二次エンドポイント:嘔吐誤嚥などの合併症の有無、BMIと胃液量の関係、傾向補水の効果(検査データ、患者満足度など)

補水群:OS-1 1000mlを摂取。
(手術前日21:00時から術日朝までに500ml、
 術当日朝術前2時間までに500ml。)
絶飲群:術前日21:00に絶飲。


結果:
麻酔導入直後

胃液量
補水群 15.1ml、
絶飲群 17.5ml(P=0.30)
ORS群と絶飲絶食群間の平均差はわずか2.5mlのみ。

胃液pH
補水群 2.1
絶飲群 2.2(P=0.59)

FENa
補水群 0.94%
絶飲群 0.64%(P<0.001)

FEUN
補水群 37.7%
絶飲群 27.2%(P<0.001)

尿量
術前、手術開始1時間後まで、ともにORS群の方が多かった。

患者満足度
補水群の方が口渇感、空腹感はなかった。

合併症
両群ともになし。

他施設無作為比較試験としてエビデンスレベルを挙げても、
やっぱり術前2時間までの経口補水療法は十分に安全に施行できる事が示された。

術前2時間まで経口補水しても、
心配していた胃液残存による導入時の嘔吐リスクの上昇は無いと断言しても良いだろう。
残存胃液200mlというのが嘔吐のリスクの目安のようだが、
それを超えた症例は1例も無いし、
実際合併症も無かった。

FENa、FEUN、BUN/Creの結果を見ると、術前日夜からの絶飲は体内水分量を減少させている事を示している。
そのため、患者は口渇、空腹感も感じてしまい、患者満足度も低下した。

まとめると、
術前の長期間の絶飲によってもたらされるメリットはない。
それどころかデメリットがある。
一方、術2時間前までの経口補水はメリットも色々あるが、
なによりデメリットが無い事が良い。

興味深い事は、
高齢になるほど、胃液量は減少するという逆相関関係があった。
高齢者だからといって絶飲時間の安全域を広くとる必要はなさそうだ。
(今回の報告では80歳以上は除外されている。
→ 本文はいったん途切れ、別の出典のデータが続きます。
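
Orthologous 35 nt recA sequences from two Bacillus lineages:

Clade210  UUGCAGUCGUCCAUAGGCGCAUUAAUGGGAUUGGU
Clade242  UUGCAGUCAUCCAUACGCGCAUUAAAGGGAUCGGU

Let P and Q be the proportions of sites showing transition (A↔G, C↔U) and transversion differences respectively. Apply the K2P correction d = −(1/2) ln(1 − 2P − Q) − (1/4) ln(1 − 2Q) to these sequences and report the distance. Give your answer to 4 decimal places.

0.1244

The sequences differ at positions 9 (G/A, transition), 16 (G/C, transversion), 26 (U/A, transversion), 32 (U/C, transition).
Of the 4 differences, 2 transitions and 2 transversions over 35 sites: P = 2/35 = 0.057143, Q = 2/35 = 0.057143.
d = −0.5·ln(0.828571) − 0.25·ln(0.885714) = −0.5·(-0.188053) − 0.25·(-0.121361) = 0.1244.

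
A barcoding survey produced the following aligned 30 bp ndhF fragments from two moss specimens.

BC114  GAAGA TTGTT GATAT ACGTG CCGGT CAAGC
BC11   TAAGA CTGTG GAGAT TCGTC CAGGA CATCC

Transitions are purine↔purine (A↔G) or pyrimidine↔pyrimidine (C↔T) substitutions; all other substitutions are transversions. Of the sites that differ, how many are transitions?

1

Differing sites — 1:G/T (Tv); 6:T/C (Ti); 10:T/G (Tv); 13:T/G (Tv); 16:A/T (Tv); 20:G/C (Tv); 22:C/A (Tv); 25:T/A (Tv); 28:A/T (Tv); 29:G/C (Tv).
Of the 10 differences, 1 transition and 9 transversions, so the answer is 1.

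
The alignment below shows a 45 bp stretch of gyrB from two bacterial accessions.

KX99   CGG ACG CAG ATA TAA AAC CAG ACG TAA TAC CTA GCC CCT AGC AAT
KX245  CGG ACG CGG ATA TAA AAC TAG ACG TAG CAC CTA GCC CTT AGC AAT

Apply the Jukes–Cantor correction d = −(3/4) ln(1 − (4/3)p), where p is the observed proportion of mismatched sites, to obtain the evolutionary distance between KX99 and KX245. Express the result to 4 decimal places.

Differing sites — 8:A/G; 19:C/T; 27:A/G; 28:T/C; 38:C/T.
p = 5/45 = 0.111111.
d = −0.75 · ln(1 − (4/3)·0.111111) = −0.75 · ln(0.851852) = −0.75 · (-0.160342) = 0.1203.

0.1203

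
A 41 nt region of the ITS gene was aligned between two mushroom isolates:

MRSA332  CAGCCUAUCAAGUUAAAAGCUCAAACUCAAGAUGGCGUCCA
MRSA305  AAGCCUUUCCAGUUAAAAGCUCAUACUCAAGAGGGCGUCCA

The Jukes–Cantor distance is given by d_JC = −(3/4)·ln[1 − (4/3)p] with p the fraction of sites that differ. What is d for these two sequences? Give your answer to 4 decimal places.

0.1331

Mismatches occur at site 1 (C↔A), site 7 (A↔U), site 10 (A↔C), site 24 (A↔U), site 33 (U↔G).
p = 5/41 = 0.121951.
d = −0.75 · ln(1 − (4/3)·0.121951) = −0.75 · ln(0.837399) = −0.75 · (-0.177455) = 0.1331.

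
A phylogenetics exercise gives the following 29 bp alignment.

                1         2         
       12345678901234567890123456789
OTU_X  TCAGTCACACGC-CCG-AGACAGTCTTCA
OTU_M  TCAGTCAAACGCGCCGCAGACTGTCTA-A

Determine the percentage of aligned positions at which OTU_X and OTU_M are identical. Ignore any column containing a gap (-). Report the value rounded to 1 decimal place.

88.5%

Excluding the 3 gap columns leaves 26 comparable sites.
Mismatches occur at site 8 (C/A), site 22 (A/T), site 27 (T/A).
23 of the 26 comparable sites match, so the percent identity is 23/26 × 100 = 88.5%.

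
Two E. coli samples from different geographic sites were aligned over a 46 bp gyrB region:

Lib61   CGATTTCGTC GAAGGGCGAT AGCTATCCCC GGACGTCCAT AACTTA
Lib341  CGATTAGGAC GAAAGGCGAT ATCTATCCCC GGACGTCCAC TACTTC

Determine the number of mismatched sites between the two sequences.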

)

またBMIと胃液量には相関関係はなく、
肥満だからといってこれまた絶飲時間の安全域を広くとる必要もなさそうである。
(今回の報告ではBMI35以上は除外されている。)

Gastric emptying of water in obese pregnant women at term.
Anesth Analg. 2007 Sep;105(3):751-5.


妊婦も大丈夫そうである。

まとめると、
高齢者、肥満、妊婦、いずれも経口補水療法の対象としても問題なさそうである。